だが、俺は知っている。アカリには裏の面が存在することを。一人のか弱い乙女でしかない姿があることを。
きっと、アカリには、もっとたくさんの顔があるのだろう。他人に見せないだけであって。強い顔も弱い顔も、嬉しい顔も悲しい顔も。怒った顔もかわいいだろうな。顔だけではない。声も、仕草も、態度も、匂いも、感触も、味も。俺の知らないアカリがたくさんある。
その全てをこの身に焼き付けたい。知りたい。自分のものにしたい。
俺はまだ、彼女のことをあまりに知らなさすぎる。もっと知ったら、いや、もっと知るため、見るため、感じるために。
俺はこの手で――、
「俺は必ず、アカリさんを守り抜く」
そう口走りそうになった直前、胸のあたりをトントンと叩かれた。我に返って見ると、腕の中のマコトが顔を横に向けている。
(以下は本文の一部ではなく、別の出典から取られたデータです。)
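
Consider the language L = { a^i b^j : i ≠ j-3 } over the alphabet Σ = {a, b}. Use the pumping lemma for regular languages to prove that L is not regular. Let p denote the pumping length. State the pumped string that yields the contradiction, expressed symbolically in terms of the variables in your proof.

a^{p+p!} b^{p+p!+3}

Assume L is regular; let p be its pumping constant.
Choose w = a^p b^{p+p!+3}. Since p ≠ (p+p!+3)-3 = p+p!, w ∈ L; and |w| ≥ p.
Write w = xyz as guaranteed by the lemma, with |xy| ≤ p and y is nonempty.
Because |xy| ≤ p and w begins with p copies of a, we have y = a^k with 1 ≤ k ≤ p.
Since 1 ≤ k ≤ p, k divides p!; set t = 1 + p!/k. Then xy^t z has p + (p!/k)·k = p + p! copies of a. Now the a-count is p+p! and (b-count)-3 = (p+p!+3)-3 = p+p!, so i ≠ j-3 fails. So xy^t z = a^{p+p!} b^{p+p!+3} ∉ L.
This is a contradiction; hence L is not regular.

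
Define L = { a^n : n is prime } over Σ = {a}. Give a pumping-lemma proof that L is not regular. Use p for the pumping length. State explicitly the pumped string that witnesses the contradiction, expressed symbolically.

Assume L is regular; let p be its pumping constant.
Let q be a prime with q ≥ p+2 (infinitely many primes exist), and take w = a^q ∈ L with |w| = q ≥ p.
The pumping lemma gives a decomposition w = xyz where |xy| ≤ p and |y| ≥ 1.
Then y = a^k for some k with 1 ≤ k ≤ p.
Since 1 ≤ k ≤ p, |xz| = q-k. Pump with i = q+1: |xy^{q+1}z| = (q-k)+(q+1)k = q+qk = q(1+k), which is composite (both factors ≥ 2). So xy^{q+1}z = a^{q(1+k)} ∉ L.
Contradiction. Therefore L is not regular.

a^{q(1+k)}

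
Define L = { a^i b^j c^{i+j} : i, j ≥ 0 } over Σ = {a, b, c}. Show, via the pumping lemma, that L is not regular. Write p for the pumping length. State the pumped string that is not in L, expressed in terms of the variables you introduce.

a^{p+k} b^p c^{2p}

Assume L is regular; let p be its pumping constant.
Take w = a^p b^p c^{2p} ∈ L (with i=j=p, i+j=2p), |w| = 4p ≥ p.
The pumping lemma gives a decomposition w = xyz where |xy| ≤ p and |y| > 0.
The first p characters of w are a's, so xy (and hence y) consists only of a's. Write y = a^k, 1 ≤ k ≤ p.
Consider xy^2z = a^{p+k} b^p c^{2p}. Now the a- and b-counts sum to 2p+k, but the c-count is 2p ≠ 2p+k. So xy^2z ∉ L.
This is a contradiction; hence L is not regular.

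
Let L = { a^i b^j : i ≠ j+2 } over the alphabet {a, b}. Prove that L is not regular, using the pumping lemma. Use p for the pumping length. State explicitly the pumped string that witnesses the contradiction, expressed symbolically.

Assume L is regular; let p be its pumping constant.
Choose w = a^p b^{p+p!-2}. Since p ≠ (p+p!-2)+2 = p+p!, w ∈ L; and |w| ≥ p.
By the pumping lemma, w = xyz with |xy| ≤ p and y is nonempty.
Since the first p symbols of w are all a's and |xy| ≤ p, y lies entirely in the leading a-block: y = a^k for some k with 1 ≤ k ≤ p.
Since 1 ≤ k ≤ p, k divides p!; set t = 1 + p!/k. Then xy^t z has p + (p!/k)·k = p + p! copies of a. Now the a-count is p+p! and (b-count)+2 = (p+p!-2)+2 = p+p!, so i ≠ j+2 fails. So xy^t z = a^{p+p!} b^{p+p!-2} ∉ L.
Contradiction. Therefore L is not regular.

a^{p+p!} b^{p+p!-2}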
釣られて彼の視線の先に目をやると……。
「あのなー、全く話についていけないんだが? そもそも何で二人はずっと抱き合ってるんだよ」
ずっと蚊帳の外にされていた人が一人いたことを思い出し、俺とマコトは顔を合わせてクスクスと笑い合った。
――その後、俺たちは下校を再開した。黄色の輝きが見え隠れする雲空の下、まもなく駅に到着する。
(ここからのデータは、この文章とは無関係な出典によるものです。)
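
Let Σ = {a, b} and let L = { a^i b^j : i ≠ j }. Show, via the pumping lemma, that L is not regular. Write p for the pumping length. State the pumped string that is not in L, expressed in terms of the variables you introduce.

a^{p+p!} b^{p+p!}

Toward a contradiction, assume L is regular with pumping length p.
Choose w = a^p b^{p+p!}. Since p ≠ p+p!, w ∈ L; and |w| ≥ p.
The pumping lemma gives a decomposition w = xyz where |xy| ≤ p and |y| ≥ 1.
Since the first p symbols of w are all a's and |xy| ≤ p, y lies entirely in the leading a-block: y = a^k for some k with 1 ≤ k ≤ p.
Since 1 ≤ k ≤ p, k divides p!; set t = 1 + p!/k. Then xy^t z has p + (p!/k)·k = p + p! copies of a. Now the a-count equals the b-count, so i ≠ j fails. So xy^t z = a^{p+p!} b^{p+p!} ∉ L.
This contradicts the pumping lemma, so L is not regular.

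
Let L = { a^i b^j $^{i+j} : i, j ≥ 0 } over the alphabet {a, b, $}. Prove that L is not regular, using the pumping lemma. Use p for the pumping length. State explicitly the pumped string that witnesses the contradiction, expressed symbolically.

Assume L is regular. Let p be the pumping length given by the pumping lemma.
Take w = a^p b^p $^{2p} ∈ L (with i=j=p, i+j=2p), |w| = 4p ≥ p.
Write w = xyz as guaranteed by the lemma, with |xy| ≤ p and |y| > 0.
Because |xy| ≤ p and w begins with p copies of a, we have y = a^k with 1 ≤ k ≤ p.
Consider xy^2z = a^{p+k} b^p $^{2p}. Now the a- and b-counts sum to 2p+k, but the $-count is 2p ≠ 2p+k. So xy^2z ∉ L.
This contradicts the pumping lemma, so L is not regular.

a^{p+k} b^p $^{2p}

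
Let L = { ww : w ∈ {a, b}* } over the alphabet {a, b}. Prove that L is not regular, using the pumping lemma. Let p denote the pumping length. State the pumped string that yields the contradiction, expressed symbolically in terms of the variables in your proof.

a^{p+k} b^p a^p b^p

Suppose for contradiction that L is regular, and let p be the pumping length.
Take w = a^p b^p a^p b^p = uu where u = a^pb^p; then w ∈ L and |w| = 4p ≥ p.
Write w = xyz as guaranteed by the lemma, with |xy| ≤ p and |y| > 0.
The first p characters of w are a's, so xy (and hence y) consists only of a's. Write y = a^k, 1 ≤ k ≤ p.
Pump with i = 2: xy^2z = a^{p+k} b^p a^p b^p, of length 4p+k. Suppose this equals vv. The string starts with a and ends with b, so v does too; thus the boundary between the two copies of v is a b→a transition. There is exactly one such transition, at position 2p+k, so |v| = 2p+k and |vv| = 4p+2k ≠ 4p+k since k ≥ 1. So xy^2z ∉ L.
Contradiction. Therefore L is not regular.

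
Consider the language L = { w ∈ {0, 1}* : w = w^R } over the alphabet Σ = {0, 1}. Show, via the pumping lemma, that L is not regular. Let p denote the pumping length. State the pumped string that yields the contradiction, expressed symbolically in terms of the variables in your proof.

Assume L is regular; let p be its pumping constant.
Take w = 0^p 1 0^p, a palindrome of length 2p+1 ≥ p.
The pumping lemma gives a decomposition w = xyz where |xy| ≤ p and |y| ≥ 1.
Because |xy| ≤ p and w begins with p copies of 0, we have y = 0^k with 1 ≤ k ≤ p.
Pump with i = 2: xy^2z = 0^{p+k} 1 0^p. Its reverse is 0^p 1 0^{p+k}, which differs from xy^2z since k ≥ 1. So xy^2z is not a palindrome and xy^2z ∉ L.
This is a contradiction; hence L is not regular.

0^{p+k} 1 0^p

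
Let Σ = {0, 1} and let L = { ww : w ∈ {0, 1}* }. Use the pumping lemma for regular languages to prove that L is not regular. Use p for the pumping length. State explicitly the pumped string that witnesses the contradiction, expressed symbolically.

Toward a contradiction, assume L is regular with pumping length p.
Take w = 0^p 1^p 0^p 1^p = uu where u = 0^p1^p; then w ∈ L and |w| = 4p ≥ p.
Write w = xyz as guaranteed by the lemma, with |xy| ≤ p and |y| ≥ 1.
Since the first p symbols of w are all 0's and |xy| ≤ p, y lies entirely in the leading 0-block: y = 0^k for some k with 1 ≤ k ≤ p.
Pump with i = 2: xy^2z = 0^{p+k} 1^p 0^p 1^p, of length 4p+k. Suppose this equals vv. The string starts with 0 and ends with 1, so v does too; thus the boundary between the two copies of v is a 1→0 transition. There is exactly one such transition, at position 2p+k, so |v| = 2p+k and |vv| = 4p+2k ≠ 4p+k since k ≥ 1. So xy^2z ∉ L.
Contradiction. Therefore L is not regular.

0^{p+k} 1^p 0^p 1^p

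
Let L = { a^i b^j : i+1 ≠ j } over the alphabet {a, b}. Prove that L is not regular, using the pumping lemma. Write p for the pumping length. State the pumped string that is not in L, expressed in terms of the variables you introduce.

a^{p+p!} b^{p+p!+1}

Toward a contradiction, assume L is regular with pumping length p.
Choose w = a^p b^{p+p!+1}. Since p ≠ (p+p!+1)-1 = p+p!, w ∈ L; and |w| ≥ p.
Write w = xyz as guaranteed by the lemma, with |xy| ≤ p and |y| ≥ 1.
Since the first p symbols of w are all a's and |xy| ≤ p, y lies entirely in the leading a-block: y = a^k for some k with 1 ≤ k ≤ p.
Since 1 ≤ k ≤ p, k divides p!; set t = 1 + p!/k. Then xy^t z has p + (p!/k)·k = p + p! copies of a. Now the a-count is p+p! and (b-count)-1 = (p+p!+1)-1 = p+p!, so i+1 ≠ j fails. So xy^t z = a^{p+p!} b^{p+p!+1} ∉ L.
This is a contradiction; hence L is not regular.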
学校側に面する出入り口付近には、下校中の学生や仕事帰りのサラリーマンでごった返している。その人集りに足を踏み入れる直前、前触れ無く、ショウゴがその場で硬直した。
「ショウゴ? どうした?」
驚いたように瞠目し、駅の入口の方向をジッと眺めるショウゴ。反射的に声を掛けたが、返事はない。普段は冷静さを欠かさないショウゴの異様な姿に不審に思い、マコトに声を掛けようと目をやると。
「あの子、ショウちゃんの知り合いー?」
ちょうど何かに気付いたのか、駅の方を見ながらマコトがそんな事を言った。状況を飲み込めずにいる俺を置いて、二人は駆け出してしまう。俺も慌てて背中を追うと、彼らは駅の外壁際で立ち止まった。
彼らの向き合う壁。そこには一人の少女が座り込んでいて――、
「お兄ちゃん!」
涙で濡れた頬を拭った彼女は、ショウゴのことをそう呼んだ。